Cons: The real reason you keep hearing everybody say Barkley’s arm is not strong enough - when his feet are not set, or when he has to speed up his mechanics, the ball loses all pace to it. Barkley will not be the type of quarterback to carry a team with a poor offensive line. He needs to have his feet set and be throwing in a rhythm if he is going to throw a pass with any velocity of more than 20 yards.
The part of Barkley’s game that was most disappointing to me was his eyes. For a guy who started four years in high school and four years at USC, you’d expect to see him be in complete command of the offense after the ball was snapped. That was not the case. Even as a senior, the play calls were rather vanilla a high percentage of the time. A ton of his stats came from three-step drops when throwing to premier college receivers, Marquise Lee and Robert Woods. What if he didn’t have these two studs at his disposal? Would the production have even been that impressive?
Whenever I saw Barkley moved his eyes from one target to the next, I saw a player who was a bit uncomfortable in doing so. So much so, it often led to him speeding up his throwing motion, causing several errant or very poor throws. In a game against Utah in 2011, he looked to his left and with plenty of time in a clean pocket, came back all the way to his right - without reading where the corner was sitting, rips a ball on the backside curl route. Problem was, the corner was sitting on it and made the easy interception. Far too many bad things are happening when Barkley is forced to move his eyes around.
Overall Outlook: Matt Barkley was one of the more difficult prospects to rank. While not blessed with incredible arm talent, does make a lot of throws I would consider NFL type throws.

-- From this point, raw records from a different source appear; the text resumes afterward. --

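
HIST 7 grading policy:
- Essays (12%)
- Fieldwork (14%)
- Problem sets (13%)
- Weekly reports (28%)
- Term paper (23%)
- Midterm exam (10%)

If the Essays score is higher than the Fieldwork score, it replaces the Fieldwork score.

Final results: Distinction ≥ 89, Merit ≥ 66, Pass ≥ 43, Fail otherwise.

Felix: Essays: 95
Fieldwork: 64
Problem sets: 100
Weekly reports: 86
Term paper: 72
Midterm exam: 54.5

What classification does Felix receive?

Merit

Essays (95) > Fieldwork (64), so Fieldwork counts as 95.
Weighted total:
  Essays 95 × 0.12 = 11.4
  Fieldwork 95 × 0.14 = 13.3
  Problem sets 100 × 0.13 = 13
  Weekly reports 86 × 0.28 = 24.08
  Term paper 72 × 0.23 = 16.56
  Midterm exam 54.5 × 0.1 = 5.45
Sum = 83.79
83.79 is ≥ 66 and < 89 → Merit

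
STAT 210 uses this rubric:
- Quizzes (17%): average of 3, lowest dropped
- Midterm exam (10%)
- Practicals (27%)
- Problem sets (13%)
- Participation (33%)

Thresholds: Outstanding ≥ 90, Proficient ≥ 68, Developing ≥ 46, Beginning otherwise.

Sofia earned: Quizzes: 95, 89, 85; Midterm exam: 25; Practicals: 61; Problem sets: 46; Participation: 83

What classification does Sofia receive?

Developing

Quizzes: drop 85 → average of remaining 2 = 184/2 = 92
Weighted total:
  Quizzes 92 × 0.17 = 15.64
  Midterm exam 25 × 0.1 = 2.5
  Practicals 61 × 0.27 = 16.47
  Problem sets 46 × 0.13 = 5.98
  Participation 83 × 0.33 = 27.39
Sum = 67.98
67.98 is ≥ 46 and < 68 → Developing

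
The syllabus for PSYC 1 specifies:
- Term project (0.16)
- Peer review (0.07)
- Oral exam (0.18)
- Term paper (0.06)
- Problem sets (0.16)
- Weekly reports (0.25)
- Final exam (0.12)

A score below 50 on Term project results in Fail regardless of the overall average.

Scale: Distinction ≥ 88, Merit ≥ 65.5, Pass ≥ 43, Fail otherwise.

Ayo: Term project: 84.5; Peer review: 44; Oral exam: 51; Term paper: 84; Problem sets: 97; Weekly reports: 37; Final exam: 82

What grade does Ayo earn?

Term project score 84.5 ≥ 50: minimum met.
Weighted total:
  Term project 84.5 × 0.16 = 13.52
  Peer review 44 × 0.07 = 3.08
  Oral exam 51 × 0.18 = 9.18
  Term paper 84 × 0.06 = 5.04
  Problem sets 97 × 0.16 = 15.52
  Weekly reports 37 × 0.25 = 9.25
  Final exam 82 × 0.12 = 9.84
Sum = 65.43
65.43 is ≥ 43 and < 65.5 → Pass

Pass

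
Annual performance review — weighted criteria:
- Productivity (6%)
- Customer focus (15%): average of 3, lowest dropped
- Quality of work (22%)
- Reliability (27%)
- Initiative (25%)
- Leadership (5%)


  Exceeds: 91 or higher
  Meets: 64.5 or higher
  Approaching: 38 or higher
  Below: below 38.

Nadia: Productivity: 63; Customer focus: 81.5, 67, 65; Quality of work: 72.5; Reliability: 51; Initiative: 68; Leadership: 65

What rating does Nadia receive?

Meets

Customer focus: drop 65 → average of remaining 2 = 148.5/2 = 74.25
Weighted total:
  Productivity 63 × 0.06 = 3.78
  Customer focus 74.25 × 0.15 = 11.1375
  Quality of work 72.5 × 0.22 = 15.95
  Reliability 51 × 0.27 = 13.77
  Initiative 68 × 0.25 = 17
  Leadership 65 × 0.05 = 3.25
Sum = 64.8875
64.8875 is ≥ 64.5 and < 91 → Meets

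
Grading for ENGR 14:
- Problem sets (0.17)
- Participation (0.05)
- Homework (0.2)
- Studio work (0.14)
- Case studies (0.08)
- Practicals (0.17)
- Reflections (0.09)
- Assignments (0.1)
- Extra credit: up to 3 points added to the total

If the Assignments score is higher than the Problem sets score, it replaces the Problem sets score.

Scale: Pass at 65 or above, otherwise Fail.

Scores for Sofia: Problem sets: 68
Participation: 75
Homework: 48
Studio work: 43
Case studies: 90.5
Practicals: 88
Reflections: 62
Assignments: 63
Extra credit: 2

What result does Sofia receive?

Pass

Assignments (63) ≤ Problem sets (68), so Problem sets stays at 68.
Weighted total:
  Problem sets 68 × 0.17 = 11.56
  Participation 75 × 0.05 = 3.75
  Homework 48 × 0.2 = 9.6
  Studio work 43 × 0.14 = 6.02
  Case studies 90.5 × 0.08 = 7.24
  Practicals 88 × 0.17 = 14.96
  Reflections 62 × 0.09 = 5.58
  Assignments 63 × 0.1 = 6.3
Sum = 65.01
Extra credit: 65.01 + 2 = 67.01
67.01 ≥ 65 → Pass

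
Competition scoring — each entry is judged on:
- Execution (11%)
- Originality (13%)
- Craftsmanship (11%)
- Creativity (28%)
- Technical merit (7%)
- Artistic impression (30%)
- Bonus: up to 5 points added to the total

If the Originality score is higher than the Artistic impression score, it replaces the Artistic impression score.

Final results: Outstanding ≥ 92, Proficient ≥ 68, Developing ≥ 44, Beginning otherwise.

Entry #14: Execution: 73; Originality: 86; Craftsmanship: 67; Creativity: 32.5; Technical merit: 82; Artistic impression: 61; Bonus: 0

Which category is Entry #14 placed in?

Developing

Originality (86) > Artistic impression (61), so Artistic impression counts as 86.
Weighted total:
  Execution 73 × 0.11 = 8.03
  Originality 86 × 0.13 = 11.18
  Craftsmanship 67 × 0.11 = 7.37
  Creativity 32.5 × 0.28 = 9.1
  Technical merit 82 × 0.07 = 5.74
  Artistic impression 86 × 0.3 = 25.8
Sum = 67.22
Bonus: 67.22 + 0 = 67.22
67.22 is ≥ 44 and < 68 → Developing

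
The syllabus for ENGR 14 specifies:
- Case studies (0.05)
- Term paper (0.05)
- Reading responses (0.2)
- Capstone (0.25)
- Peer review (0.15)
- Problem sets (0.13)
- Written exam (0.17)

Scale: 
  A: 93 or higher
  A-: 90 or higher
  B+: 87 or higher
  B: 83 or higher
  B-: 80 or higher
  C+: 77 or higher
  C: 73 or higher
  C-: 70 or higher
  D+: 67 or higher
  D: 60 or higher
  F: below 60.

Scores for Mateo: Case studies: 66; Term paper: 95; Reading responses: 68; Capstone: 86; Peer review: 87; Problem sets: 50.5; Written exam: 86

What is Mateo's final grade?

Weighted total:
  Case studies 66 × 0.05 = 3.3
  Term paper 95 × 0.05 = 4.75
  Reading responses 68 × 0.2 = 13.6
  Capstone 86 × 0.25 = 21.5
  Peer review 87 × 0.15 = 13.05
  Problem sets 50.5 × 0.13 = 6.565
  Written exam 86 × 0.17 = 14.62
Sum = 77.385
77.385 is ≥ 77 and < 80 → C+

C+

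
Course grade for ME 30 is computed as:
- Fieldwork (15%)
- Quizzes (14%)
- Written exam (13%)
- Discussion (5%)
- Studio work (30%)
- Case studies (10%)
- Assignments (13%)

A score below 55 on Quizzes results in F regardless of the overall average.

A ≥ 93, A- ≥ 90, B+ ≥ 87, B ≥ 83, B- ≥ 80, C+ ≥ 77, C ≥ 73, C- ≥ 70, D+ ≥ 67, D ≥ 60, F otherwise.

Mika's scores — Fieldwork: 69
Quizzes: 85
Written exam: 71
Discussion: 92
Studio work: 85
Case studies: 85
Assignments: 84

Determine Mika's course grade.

Quizzes score 85 ≥ 55: minimum met.
Weighted total:
  Fieldwork 69 × 0.15 = 10.35
  Quizzes 85 × 0.14 = 11.9
  Written exam 71 × 0.13 = 9.23
  Discussion 92 × 0.05 = 4.6
  Studio work 85 × 0.3 = 25.5
  Case studies 85 × 0.1 = 8.5
  Assignments 84 × 0.13 = 10.92
Sum = 81
81 is ≥ 80 and < 83 → B-

B-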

In fact, the only reason he is ranked this high on my list, was simply the volume of throws I was impressed with by when throwing from a clean pocket. He even makes some throws that some quarterbacks playing on Sundays can’t make. His accuracy when throwing on time is not a problem, whatsoever, and with his very good mind for the game, I expect him to be a second round choice.
Be careful though with high expectations out of the gate for Barkley. I am not seeing a player who can come in right away and be a difference maker. If he was asked to play in 2013, it better be in a West Coast offense that can allow him to make quick decisions. If the Southern Cal coaching staff wasn’t asking Barkley to run a very complicated offense, I can only assume they didn’t because they realized his physical limitations. Those limitations being: his under-developed ability to successfully go through his progressions and his lack of arm strength when trying to make throws outside the play’s design. While some quarterbacks are comfortable throwing from different platforms and can still complete passes throwing off their back foot, I don’t believe Barkley will ever be that guy. Right now, he is a guy who should be taking a sack instead of throwing any type of pass out of the rhythm. His upside is limited for this very reason.